When profiling is started on the volume, the following additional options are displayed when using the
volume info
command:
diagnostics.count-fop-hits: on diagnostics.latency-measurement: on
18.1.1.2. Displaying the I/O Information
To view the I/O information of the bricks on a volume, use the following command:
# gluster volume profile VOLNAME info
For example, to view the I/O information of test-volume:
# gluster volume profile test-volume info Brick: Server1:/rhgs/brick0/2 Cumulative Stats: Block 1b+ 32b+ 64b+ Size: Read: 0 0 0 Write: 908 28 8 Block 128b+ 256b+ 512b+ Size: Read: 0 6 4 Write: 5 23 16 Block 1024b+ 2048b+ 4096b+ Size: Read: 0 52 17 Write: 15 120 846 Block 8192b+ 16384b+ 32768b+ Size: Read: 52 8 34 Write: 234 134 286 Block 65536b+ 131072b+ Size: Read: 118 622 Write: 1341 594 %-latency Avg- Min- Max- calls Fop latency Latency Latency ___________________________________________________________ 4.82 1132.28 21.00 800970.00 4575 WRITE 5.70 156.47 9.00 665085.00 39163 READDIRP 11.35 315.02 9.00 1433947.00 38698 LOOKUP 11.88 1729.34 21.00 2569638.00 7382 FXATTROP 47.35 104235.02 2485.00 7789367.00 488 FSYNC ------------------ ------------------ Duration : 335 BytesRead : 94505058 BytesWritten : 195571980
To view the I/O information of the NFS server on a specified volume, use the following command:
# gluster volume profile VOLNAME info nfs
For example, to view the I/O information of the NFS server on test-volume:
# gluster volume profile test-volume info nfs NFS Server : localhost ---------------------- Cumulative Stats: Block Size: 32768b+ 65536b+ No. of Reads: 0 0 No. of Writes: 1000 1000 %-latency Avg-latency Min-Latency Max-Latency No. of calls Fop --------- ----------- ----------- ----------- ------------ ---- 0.01 410.33 us 194.00 us 641.00 us 3 STATFS 0.60 465.44 us 346.00 us 867.00 us 147 FSTAT 1.63 187.21 us 67.00 us 6081.00 us 1000 SETATTR 1.94 221.40 us 58.00 us 55399.00 us 1002 ACCESS 2.55 301.39 us 52.00 us 75922.00 us 968 STAT 2.85 326.18 us 88.00 us 66184.00 us 1000 TRUNCATE 4.47 511.89 us 60.00 us 101282.00 us 1000 FLUSH 5.02 3907.40 us 1723.00 us 19508.00 us 147 READDIRP 25.42 2876.37 us 101.00 us 843209.00 us 1012 LOOKUP 55.52 3179.16 us 124.00 us 121158.00 us 2000 WRITE Duration: 7074 seconds Data Read: 0 bytes Data Written: 102400000 bytes Interval 1 Stats: Block Size: 32768b+ 65536b+ No. of Reads: 0 0 No. of Writes: 1000 1000 %-latency Avg-latency Min-Latency Max-Latency No. of calls Fop --------- ----------- ----------- ----------- ------------ ---- 0.01 410.33 us 194.00 us 641.00 us 3 STATFS 0.60 465.44 us 346.00 us 867.00 us 147 FSTAT 1.63 187.21 us 67.00 us 6081.00 us 1000 SETATTR 1.94 221.40 us 58.00 us 55399.00 us 1002 ACCESS 2.55 301.39 us 52.00 us 75922.00 us 968 STAT 2.85 326.18 us 88.00 us 66184.00 us 1000 TRUNCATE 4.47 511.89 us 60.00 us 101282.00 us 1000 FLUSH 5.02 3907.40 us 1723.00 us 19508.00 us 147 READDIRP 25.41 2878.07 us 101.00 us 843209.00 us 1011 LOOKUP 55.53 3179.16 us 124.00 us 121158.00 us 2000 WRITE Duration: 330 seconds Data Read: 0 bytes Data Written: 102400000 bytes
18.1.1.3. Stop Profiling
To stop profiling on a volume, use the following command:
# gluster volume profile VOLNAME stop
For example, to stop profiling on test-volume:
# gluster volume profile test-volume stop Profiling stopped on test-volume
18.1.2. Client-side volume profiling (FUSE only)
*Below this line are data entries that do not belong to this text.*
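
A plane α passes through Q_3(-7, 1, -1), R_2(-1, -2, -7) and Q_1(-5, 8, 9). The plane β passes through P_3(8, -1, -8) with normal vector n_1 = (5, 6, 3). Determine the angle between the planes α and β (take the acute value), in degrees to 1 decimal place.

71.8

Q_3R_2 = (6, -3, -6), Q_3Q_1 = (2, 7, 10); a normal to α is Q_3R_2 × Q_3Q_1 = (12, -72, 48).
Using Q_3: α has equation 12x - 72y + 48z = -204.
β: n_1·r = n_1·P_3 gives 5x + 6y + 3z = 10.
cos θ = |n₁·n₂| / (|n₁||n₂|) = |-228| / (√7632 · √70).
θ = arccos(0.31194) ≈ 71.8°.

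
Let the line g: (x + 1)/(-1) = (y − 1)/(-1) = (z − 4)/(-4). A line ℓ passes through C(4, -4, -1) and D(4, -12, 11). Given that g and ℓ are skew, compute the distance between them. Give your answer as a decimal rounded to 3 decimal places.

g has direction (-1, -1, -4) through (-1, 1, 4).
A direction vector for ℓ is D − C = (0, -8, 12).
Common perpendicular direction n = (-1, -1, -4) × (0, -8, 12) = (-44, 12, 8).
With w = (4, -4, -1) − (-1, 1, 4) = (5, -5, -5), w · n = -320.
Distance = |w · n| / |n| = |-320| / √2144 ≈ 6.911.

6.911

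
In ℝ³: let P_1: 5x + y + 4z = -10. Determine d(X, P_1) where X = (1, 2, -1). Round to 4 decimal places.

2.0059

n·X − d = (5)·(1) + (1)·(2) + (4)·(-1) − (-10) = 13; |n| = √42.
Distance = |13| / √42 = 13/√42 ≈ 2.0059.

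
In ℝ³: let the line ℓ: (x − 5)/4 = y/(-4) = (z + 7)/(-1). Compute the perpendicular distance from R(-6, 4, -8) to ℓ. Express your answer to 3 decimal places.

ℓ has direction (4, -4, -1) through (5, 0, -7).
Taking (5, 0, -7) on ℓ with direction v = (4, -4, -1): w = R − (5, 0, -7) = (-11, 4, -1), and w × v = (-8, -15, 28).
Distance = |w × v| / |v| = √1073 / √33 ≈ 5.702.

5.702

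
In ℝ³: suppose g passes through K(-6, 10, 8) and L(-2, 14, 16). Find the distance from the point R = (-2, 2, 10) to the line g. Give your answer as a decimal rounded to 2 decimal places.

A direction vector for g is L − K = (4, 4, 8).
Taking (-6, 10, 8) on g with direction v = (4, 4, 8): w = R − (-6, 10, 8) = (4, -8, 2), and w × v = (-72, -24, 48).
Distance = |w × v| / |v| = √8064 / √96 ≈ 9.17.

9.17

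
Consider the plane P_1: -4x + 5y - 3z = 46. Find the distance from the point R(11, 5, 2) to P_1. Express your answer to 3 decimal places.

10.041

n·R − d = (-4)·(11) + (5)·(5) + (-3)·(2) − 46 = -71; |n| = √50.
Distance = |-71| / √50 = 71/√50 ≈ 10.041.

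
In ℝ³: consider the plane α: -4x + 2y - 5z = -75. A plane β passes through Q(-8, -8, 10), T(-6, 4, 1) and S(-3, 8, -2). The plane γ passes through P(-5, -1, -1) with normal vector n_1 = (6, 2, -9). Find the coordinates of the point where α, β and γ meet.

(8, -4, 7)

QT = (2, 12, -9), QS = (5, 16, -12); a normal to β is QT × QS = (0, -21, -28).
Using Q: β has equation -21y - 28z = -112.
γ: n_1·r = n_1·P gives 6x + 2y - 9z = -23.
Solving the 3×3 linear system -4x + 2y - 5z = -75, -21y - 28z = -112, 6x + 2y - 9z = -23 (e.g. by elimination or Cramer's rule, determinant = -1946) gives (8, -4, 7).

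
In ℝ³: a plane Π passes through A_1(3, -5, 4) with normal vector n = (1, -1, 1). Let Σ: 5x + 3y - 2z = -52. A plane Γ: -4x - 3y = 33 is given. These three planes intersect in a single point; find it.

(-3, -7, 8)

Π: n·r = n·A_1 gives x - y + z = 12.
Solving the 3×3 linear system x - y + z = 12, 5x + 3y - 2z = -52, -4x - 3y = 33 (e.g. by elimination or Cramer's rule, determinant = -17) gives (-3, -7, 8).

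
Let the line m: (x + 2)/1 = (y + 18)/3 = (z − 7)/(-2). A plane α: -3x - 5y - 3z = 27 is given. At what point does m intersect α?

(2, -6, -1)

m has direction (1, 3, -2) through (-2, -18, 7).
Substitute r = (-2, -18, 7) + t(1, 3, -2) into the plane: 75 + (-12)t = 27, so t = 4.
Intersection: (-2, -18, 7) + 4·(1, 3, -2) = (2, -6, -1).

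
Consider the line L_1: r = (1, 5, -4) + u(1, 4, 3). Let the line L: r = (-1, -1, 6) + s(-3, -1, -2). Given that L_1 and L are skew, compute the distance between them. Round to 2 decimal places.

11.60

Common perpendicular direction n = (1, 4, 3) × (-3, -1, -2) = (-5, -7, 11).
With w = (-1, -1, 6) − (1, 5, -4) = (-2, -6, 10), w · n = 162.
Distance = |w · n| / |n| = |162| / √195 ≈ 11.60.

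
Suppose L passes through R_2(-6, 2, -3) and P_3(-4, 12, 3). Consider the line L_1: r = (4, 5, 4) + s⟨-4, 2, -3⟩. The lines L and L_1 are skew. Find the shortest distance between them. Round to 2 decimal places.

2.62

A direction vector for L is P_3 − R_2 = (2, 10, 6).
Common perpendicular direction n = (2, 10, 6) × (-4, 2, -3) = (-42, -18, 44).
With w = (4, 5, 4) − (-6, 2, -3) = (10, 3, 7), w · n = -166.
Distance = |w · n| / |n| = |-166| / √4024 ≈ 2.62.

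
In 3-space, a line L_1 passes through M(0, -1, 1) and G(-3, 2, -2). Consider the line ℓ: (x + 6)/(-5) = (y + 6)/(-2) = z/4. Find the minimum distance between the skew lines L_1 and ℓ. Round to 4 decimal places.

A direction vector for L_1 is G − M = (-3, 3, -3).
ℓ has direction (-5, -2, 4) through (-6, -6, 0).
Common perpendicular direction n = (-3, 3, -3) × (-5, -2, 4) = (6, 27, 21).
With w = (-6, -6, 0) − (0, -1, 1) = (-6, -5, -1), w · n = -192.
Distance = |w · n| / |n| = |-192| / √1206 ≈ 5.5288.

5.5288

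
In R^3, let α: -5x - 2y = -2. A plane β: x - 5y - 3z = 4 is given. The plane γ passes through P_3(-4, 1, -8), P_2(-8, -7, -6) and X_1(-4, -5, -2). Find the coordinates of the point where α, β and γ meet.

P_3P_2 = (-4, -8, 2), P_3X_1 = (0, -6, 6); a normal to γ is P_3P_2 × P_3X_1 = (-36, 24, 24).
Using P_3: γ has equation -36x + 24y + 24z = -24.
Solving the 3×3 linear system -5x - 2y = -2, x - 5y - 3z = 4, -36x + 24y + 24z = -24 (e.g. by elimination or Cramer's rule, determinant = 72) gives (2, -4, 6).

(2, -4, 6)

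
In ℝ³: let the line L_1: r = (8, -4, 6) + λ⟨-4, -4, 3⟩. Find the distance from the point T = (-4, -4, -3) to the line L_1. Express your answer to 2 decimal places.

14.64

Taking (8, -4, 6) on L_1 with direction v = (-4, -4, 3): w = T − (8, -4, 6) = (-12, 0, -9), and w × v = (-36, 72, 48).
Distance = |w × v| / |v| = √8784 / √41 ≈ 14.64.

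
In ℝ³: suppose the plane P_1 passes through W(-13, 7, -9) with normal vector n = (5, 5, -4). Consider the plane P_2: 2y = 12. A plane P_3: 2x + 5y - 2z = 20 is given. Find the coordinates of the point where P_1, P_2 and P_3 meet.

P_1: n·r = n·W gives 5x + 5y - 4z = 6.
Solving the 3×3 linear system 5x + 5y - 4z = 6, 2y = 12, 2x + 5y - 2z = 20 (e.g. by elimination or Cramer's rule, determinant = -4) gives (-4, 6, 1).

(-4, 6, 1)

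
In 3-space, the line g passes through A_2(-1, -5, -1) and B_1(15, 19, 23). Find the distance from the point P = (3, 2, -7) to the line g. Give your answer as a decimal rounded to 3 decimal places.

A direction vector for g is B_1 − A_2 = (16, 24, 24).
Taking (-1, -5, -1) on g with direction v = (16, 24, 24): w = P − (-1, -5, -1) = (4, 7, -6), and w × v = (312, -192, -16).
Distance = |w × v| / |v| = √134464 / √1408 ≈ 9.772.

9.772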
Red Hat Gluster Storage lets you profile how your mount point is being accessed, so that you can investigate latency issues even when you cannot instrument the application accessing your storage.
The io-stats translator records statistics of all file system activity on a Red Hat Gluster Storage volume that travels through a FUSE mount point. It collects information on files opened from the FUSE mount path, the read and write throughput for these files, the number of blocks read and written, and the latency observed for different file operations.
Run the following command to output all recorded statistics for the specified mount point to the specified output file.
# setfattr -n trusted.io-stats-dump -v output_file_id mount_point
This generates a number of files in the
/var/run/gluster
directory. The output_file_id is not the whole file name, but is used as part of the name of the generated files.